Why would you run redundant link from the Primary MX, as well as the Secondary when running Warm Spare? Is it really that important to keep using the Primary MX?
If MX-Pri is connected to SW1 in a stack, and MX-Sec is connected to SW2 in a stack. If Sw1 fails, failover to MX -Sec will occur, and failover time is less than 30 seconds, from failure detection to be processing VPN packets again.
Redundant links between MX and switch would imho, only make sense you were aggregating links, but since the MX does not support LACP, that's out of the picture.
Depending on your Spanning-Tree domain, when the network converges, you'll might already have exceeded the time it takes for Warm Spare failover.

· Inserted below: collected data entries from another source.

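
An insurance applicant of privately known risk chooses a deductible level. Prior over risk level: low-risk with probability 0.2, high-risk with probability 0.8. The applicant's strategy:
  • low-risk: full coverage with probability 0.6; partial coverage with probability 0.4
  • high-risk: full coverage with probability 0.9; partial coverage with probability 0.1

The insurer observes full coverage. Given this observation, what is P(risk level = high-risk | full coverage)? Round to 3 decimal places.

0.857

Apply Bayes' rule using the sender's strategy as the likelihood.
P(full coverage) = 0.2·0.6 + 0.8·0.9 = 0.84
P(high-risk | full coverage) = (0.8·0.9) / 0.84 = 0.72 / 0.84 = 0.857143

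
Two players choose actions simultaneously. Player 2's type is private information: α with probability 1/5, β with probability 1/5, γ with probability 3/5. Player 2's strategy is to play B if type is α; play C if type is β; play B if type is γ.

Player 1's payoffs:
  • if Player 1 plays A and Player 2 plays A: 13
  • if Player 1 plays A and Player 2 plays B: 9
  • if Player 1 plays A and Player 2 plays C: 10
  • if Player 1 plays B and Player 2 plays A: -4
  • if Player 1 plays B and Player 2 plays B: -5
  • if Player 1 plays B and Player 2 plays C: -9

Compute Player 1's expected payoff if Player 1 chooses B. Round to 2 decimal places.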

@rhbirkelund its to cover a link failure between the MX and switch (or indeed a failure of SWX1 itself). If you lose the link from the Primary MX to SWX1 (or SWX1 itself) then both the MX devices will go active, both will try and build tunnels to the hub (and so advertise themselves as the path to their subnets), and if you are running a VIP on the WAN both MXs will claim the VIP. All of this can cause issues of different magnitudes depending on your design.
This occurs because the heartbeats between the MXs stop (due to the link or switch failure), but the MXs are still both alive and so believe the other MX is dead. Having both the links from each MX to both switches adds a layer of protection you wouldn't get otherwise.

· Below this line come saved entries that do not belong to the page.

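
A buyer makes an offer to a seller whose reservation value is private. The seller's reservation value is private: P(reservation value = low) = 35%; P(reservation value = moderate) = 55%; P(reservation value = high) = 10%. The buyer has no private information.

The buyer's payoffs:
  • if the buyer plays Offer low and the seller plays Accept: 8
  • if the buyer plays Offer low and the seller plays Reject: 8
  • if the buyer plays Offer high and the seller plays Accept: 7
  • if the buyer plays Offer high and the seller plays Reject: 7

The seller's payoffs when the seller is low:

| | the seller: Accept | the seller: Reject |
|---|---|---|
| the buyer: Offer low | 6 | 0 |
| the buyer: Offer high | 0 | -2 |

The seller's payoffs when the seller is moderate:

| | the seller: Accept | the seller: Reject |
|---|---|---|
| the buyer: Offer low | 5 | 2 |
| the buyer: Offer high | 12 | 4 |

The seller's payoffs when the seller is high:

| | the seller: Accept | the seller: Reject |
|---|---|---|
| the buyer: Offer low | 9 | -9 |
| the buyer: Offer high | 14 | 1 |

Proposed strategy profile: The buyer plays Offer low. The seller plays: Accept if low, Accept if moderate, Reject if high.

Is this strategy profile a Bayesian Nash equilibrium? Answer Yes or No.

A profile is a BNE iff every type of every player is best-responding given beliefs about the other side.
The buyer plays Offer low: E[Offer low] = 0.35·(8) + 0.55·(8) + 0.1·(8) = 8; E[Offer high] = 7. Best-responding. ✓
The seller (reservation value low), facing Offer low: Accept gives 6, Reject gives 0. Proposed Accept is best. ✓
The seller (reservation value moderate), facing Offer low: Accept gives 5, Reject gives 2. Proposed Accept is best. ✓
The seller (reservation value high), facing Offer low: Accept gives 9, Reject gives -9. Proposed Reject is not best — profitable deviation exists. ✗

No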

It would be great to hear that if there are no active links on the LAN side then a MX won't go 'active', it will assume a standby role, but so far as I'm aware this isn't the case.
Thanks both. It's all making sense now. The mental block I was having was in the Meraki examples of a switch stack, but that was a layer 2 stack, not a layer 3 stack.
Ok, so if I run MX 1 to swx1 and swx2, spanning tree on the Cisco switch will shut the swx2 port. And if swx1 fails swx2 will go to forwarding?
Yep, that's it. Just be aware that the MXs don't run STP, so any BPDU that the switch sends is just forwarded back to itself on the other path. So the switch will learn about the Layer 2 loop and put the inferior port into blocking state. From this point of view its ideal if the Cisco switch ports facing the MX don't run Portfast, as you want the STP to converge before you forward traffic.